# Charlie needs a special indoor home as he is deaf



## cats galore (Jul 17, 2012)

This is Charlie. He is approx 12 weeks old and is looking for a very caring, understanding indoor home. Charlie is deaf and cannot be allowed to roam as he will be in danger of getting hurt. If you think you could offer him the home he needs, please get in touch


----------



## ForeverHome (Jan 14, 2014)

Lovely markings. He looks young CG would he be happier in a home with a secure garden or cat run rather than strictly indoor?


----------



## vivien (Jul 20, 2009)

I hope Charlie gets his forever home soon CG he is just gorgeous. :001_tt1: :001_tt1:

Viv xx


----------



## Paddypaws (May 4, 2010)

Oh he is gorgeous!
Let me reassure any potential new homes that caring for a deaf cat is really not a difficult task. Obviously the cat cannot be allowed to roam free but in all other respects they are perfectly normal. 
Normal....apart from the fact that they like to climb up high on shelves etc as it makes them feel safe, and that they positively enjoy loud household tasks such as hoovering or jet washing the patio.


----------



## cats galore (Jul 17, 2012)

ForeverHome said:


> Lovely markings. He looks young CG would he be happier in a home with a secure garden or cat run rather than strictly indoor?

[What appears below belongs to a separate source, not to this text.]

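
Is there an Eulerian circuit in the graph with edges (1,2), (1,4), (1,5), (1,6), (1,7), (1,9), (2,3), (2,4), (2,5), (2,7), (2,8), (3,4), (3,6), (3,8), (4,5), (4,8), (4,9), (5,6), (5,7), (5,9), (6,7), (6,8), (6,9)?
Yes (the graph is connected and all 9 vertices have even degree)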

By indoors that's includes access to secure garden or run. He just cannot be allowed to free roam


----------



## Charity (Apr 17, 2013)

What a beautiful little boy, hope someone adopts him soon.


----------



## moggiemum (Mar 28, 2013)

beautiful boy , did you mean 12 mths old not weeks :huh:


----------



## cats galore (Jul 17, 2012)

moggiemum said:


> beautiful boy , did you mean 12 mths old not weeks :huh:


they told me 12 weeks but i'll kmow tomorrow when i collect him x


----------



## cats galore (Jul 17, 2012)

Charlie has now left to live with his friend Mavis, one of Tutsy's kittens. They will be spoilt rotten in their new home


----------